Das Bundesgericht äussert sich im Urteil 6B_113/2025 vom 11. Juni 2025 wie folgt:

«Der Beschwerdegegner wird von der Vorinstanz wegen Hausfriedensbruchs (Art. 186 StGB) verurteilt. Er verletzte damit das Hausrecht des Beschwerdeführers, das ein notwehrfähiges Rechtsgut darstellt (vgl. BGE 102 IV 1 E. 2; Urteile 7B_13/2021 vom 5. Februar 2024 E. 3.4.1; 6B_915/2017 vom 20. Dezember 2017 E. 2.5.1.; 6B_748/2013 vom 19. Juni 2014 E. 3). Zum Zeitpunkt der Messerattacke dauerte der rechtswidrige Angriff auf das Hausrecht an. Daran ändert auch die Möglichkeit der Flucht nichts. Auch wenn der Beschwerdeführer geflüchtet wäre, hätte der Angriff auf sein Hausrecht fortbestanden. Entgegen der Auffassung der Vorinstanz lag somit auch in der zweiten Phase der Auseinandersetzung eine Notwehrlage im Sinne von Art. 15 StGB vor.» (E.2.3.1).

«Damit bleibt zu prüfen, ob der Beschwerdeführer die Grenzen der Notwehr im Sinne von Art. 16 Abs. 1 StGB überschritten hat. Gemäss der vorinstanzlichen Sachverhaltsfeststellung ergriff der Beschwerdeführer ein Brotmesser mit einer Klingenlänge von 26 cm und attackierte seinen Kontrahenten ohne Vorwarnung. Dabei fügte er diesem im Rahmen einer chaotischen und dynamischen Auseinandersetzung Verletzungen im Halsbereich zu, die potenziell lebensgefährlich waren. Diese Abwehr war hinsichtlich Schwere des Angriffs und der durch die Abwehr betroffenen Rechtsgüter offensichtlich unverhältnismässig. Als der Beschwerdeführer das Messer ergriff, fand sodann kein aktives Gerangel mehr statt. Es war ihm daher möglich, die Situation zu überblicken und zu erkennen, dass seine Handlung nicht das mildeste Mittel zur Beendigung des Angriffs darstellte. Zudem war für den Beschwerdeführer ohne Weiteres erkennbar, dass sein Angriff und die damit einhergehende Schädigung in keinem Verhältnis zum von ihm geschützten Rechtsgut standen. Der Beschwerdeführer handelte folglich in exzessiver Notwehr im Sinne von Art. 16 Abs. 1 StGB.» (E.2.3.2).

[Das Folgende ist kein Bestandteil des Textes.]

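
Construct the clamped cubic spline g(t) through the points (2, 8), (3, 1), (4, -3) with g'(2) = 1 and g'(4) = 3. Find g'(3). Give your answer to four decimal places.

-9.2500

Write M_i for g''(x_i). With h_i = 1, 1 and divided differences Δ_i = -7, -4, the continuity of g' gives the tridiagonal system
  1·M_0 + 4·M_1 + 1·M_2 = 6(Δ_1 - Δ_0) = 18
Clamped end conditions give two more equations: 2h_0·M_0 + h_0·M_1 = 6(Δ_0 - g'(2)) = -48 and h_1·M_1 + 2h_1·M_2 = 6(g'(4) - Δ_1) = 42.
Forward elimination and back-substitution give M_0 = -55/2, M_1 = 7, M_2 = 35/2.
On [3, 4], g'(t) = b_1 + 2c_1·(t - 3) + 3d_1·(t - 3)² with b_1 = Δ_1 - h_1(2M_1 + M_2)/6 = -37/4, c_1 = M_1/2 = 7/2, d_1 = (M_2 - M_1)/(6h_1) = 7/4. So g'(3) = -37/4.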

«Die exzessive Notwehr des Beschwerdeführers ist nicht entschuldbar im Sinne von Art. 16 Abs. 2 StGB. Wie bereits erwähnt (E. 2.1) ist hierbei ein umso strengerer Massstab anzulegen, je stärker die Reaktion des Abwehrenden den Angreifer verletzt oder gefährdet. Vorliegend war der Beschwerdegegner unbewaffnet. Der Beschwerdeführer gefährdete ihn insbesondere durch Schnitte mit dem Messer im Halsbereich erheblich. Entsprechend schwerwiegend hätte seine Aufregung oder Bestürzung über den Angriff sein müssen, um annehmen zu können, es sei ihm nicht möglich gewesen, besonnen und mit einem milderen Mittel zu reagieren. Sofern überhaupt von einer relevanten Bestürzung auszugehen ist, stand diese in keinem Verhältnis zum Ausmass der Überschreitung der Notwehrgrenze.» (E.2.3.3).

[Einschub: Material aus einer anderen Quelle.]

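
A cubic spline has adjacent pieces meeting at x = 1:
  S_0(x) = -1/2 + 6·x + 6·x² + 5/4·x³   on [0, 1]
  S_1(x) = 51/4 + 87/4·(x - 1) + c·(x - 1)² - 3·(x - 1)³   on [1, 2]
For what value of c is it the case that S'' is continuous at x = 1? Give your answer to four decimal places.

S_0''(x) = 12 + 15/2·x, so S_0''(1) = 39/2. On the right, S_1''(1) = 2c, so c = 39/4.

9.7500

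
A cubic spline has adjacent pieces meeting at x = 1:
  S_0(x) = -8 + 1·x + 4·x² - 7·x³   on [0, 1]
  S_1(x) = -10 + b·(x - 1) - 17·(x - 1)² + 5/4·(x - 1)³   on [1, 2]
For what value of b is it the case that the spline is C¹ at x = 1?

-12

S_0'(x) = 1 + 8·x - 21·x², so S_0'(1) = -12. On the right, S_1'(1) = b, so b = -12.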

«Nach dem Gesagten verletzt die Vorinstanz Bundesrecht, indem sie fälschlicherweise nicht von einer Notwehrlage ausgeht und infolgedessen bei der Strafzumessung den Strafmilderungsgrund von Art. 16 Abs. 1 StGB unberücksichtigt lässt. Die Vorinstanz wird deshalb im Rahmen der Neubeurteilung die Strafe neu zu bestimmen haben.» (E.2.3.4).

«Die Beschwerde ist nach dem Gesagten teilweise gutzuheissen. Das angefochtene Urteil ist mit Bezug auf die ausgesprochene Strafe aufzuheben und im Sinne der Erwägungen zur neuen Beurteilung an die Vorinstanz zurückzuweisen. Im Übrigen ist die Beschwerde abzuweisen, soweit darauf eingetreten werden kann.» (E.4).